The above quote came as a result of some facebook chatter that intrigued me (yes, you can learn things on facebook almost 5% of the time). The issue with any spiritual teaching/dharma practice is whether or not what it points at speaks to ultimate reality and how one should live.
There is a lot of confusion in this space. Let's take Buddhist emptiness practices as an example. Emptiness is an unfortunate word, but in essence it is a pedagogical device to point out there is no intrinsic reality to our cognitive structures. Unfortunately, this often gets conflated with deconstruction philosophy, where all concepts have no ultimate meaning and are devoid of richness. After all such destructuring you are left with a void of nothing, however, this is not how the fruition of emptiness practices are perceived by a spiritual practitioner. Instead, an openness to our structures are revealed as a more vivid reality (or the inseparability of emptiness and clarity).
The peace of mind that comes through spiritual teachings also get distorted when conflated with reality. Peace as inner experience should not be taken as a position for all outer experiences. But we still see this pedagogical idea espoused by pacifists, even when conflict is inherently unavoidable. One quote I really like comes from the book Common Prayer: A Liturgy for Ordinary Radicals:
“Peace is not just about the absence of conflict; it's also about the presence of justice. ... A counterfeit peace exists when people are pacified or distracted or so beat up and tired of fighting that all seems calm. But true peace does not exist until there is justice, restoration, forgiveness. Peacemaking doesn't mean passivity. It is the act of interrupting injustice without mirroring injustice, the act of disarming evil without destroying the evildoer, the act of finding a third way that is neither fight nor flight but the careful, arduous pursuit of reconciliation and justice. It is about a revolution of love that is big enough to set both the oppressed and the oppressors free.”Some Advaita schools (more so with the Shankara lineage and today's neo-advaitists) take their pedagogical approach, that the world is an illusion, to be real. As such, life is not taken as an important quality of the ultimate. All realizations then become about the release (or liberation) from life, and ultimately there is no self to be released. Yet, even Shankara ran from a stampeding elephant, and was then questioned by a student as to why this was done since isn't the elephant an illusion. He had the nerve to respond, “My dear friend, you saw me running…who said that was the truth. It was also an illusion.”

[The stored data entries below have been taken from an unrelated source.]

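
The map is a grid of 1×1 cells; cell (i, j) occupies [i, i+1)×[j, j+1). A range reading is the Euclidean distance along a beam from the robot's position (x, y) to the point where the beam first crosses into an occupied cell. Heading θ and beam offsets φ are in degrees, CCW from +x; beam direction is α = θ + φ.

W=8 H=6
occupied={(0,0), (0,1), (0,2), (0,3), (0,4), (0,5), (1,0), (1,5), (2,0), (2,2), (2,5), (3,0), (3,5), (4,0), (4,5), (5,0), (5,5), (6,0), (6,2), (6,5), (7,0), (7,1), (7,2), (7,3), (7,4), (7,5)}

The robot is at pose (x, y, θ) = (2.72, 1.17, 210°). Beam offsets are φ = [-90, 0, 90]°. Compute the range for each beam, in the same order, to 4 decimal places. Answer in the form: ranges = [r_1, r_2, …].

ranges = [0.9584, 0.3400, 0.1963]

beam 1: φ=-90°, α=120°
  cosα=-0.5000 sinα=0.8660 | (2,1) | tMaxX 1.4400 tMaxY 0.9584 | tΔX 2.0000 tΔY 1.1547
    t=0.9584 [y] (2,2) — stop
  → r_1 = 0.9584
beam 2: φ=0°, α=210°
  cosα=-0.8660 sinα=-0.5000 | (2,1) | tMaxX 0.8314 tMaxY 0.3400 | tΔX 1.1547 tΔY 2.0000
    t=0.3400 [y] (2,0) — stop
  → r_2 = 0.3400
beam 3: φ=90°, α=300°
  cosα=0.5000 sinα=-0.8660 | (2,1) | tMaxX 0.5600 tMaxY 0.1963 | tΔX 2.0000 tΔY 1.1547
    t=0.1963 [y] (2,0) — stop
  → r_3 = 0.1963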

(Two hundred years later, Ramanuja saw the flaw in this orientation, and posited “that there exists a plurality and distinction between Atman (souls) and Brahman (metaphysical, ultimate reality), while he also affirmed that there is unity of all souls and that the individual soul has the potential to realize identity with the Brahman” (wikipedia).)
So what was the beef with Mr. Carriera's pointer? He stated, “When you practice the subtle art of not making a problem out of any part of your experience you sink into the profound recognition that contentment is always already yours.” A friend of mine rightly acknowledged that problems are not just psychological. Jeff followed up to note that this is true and that problems are real, and “at the same time their existence does not mean that something is wrong. Problems exist because they are part of reality. In this way these instructions do away with the illusion that there is some problem-free heaven that is the real reality.”
Spiritual practice is not ontology, however, a darn good method can point beyond itself.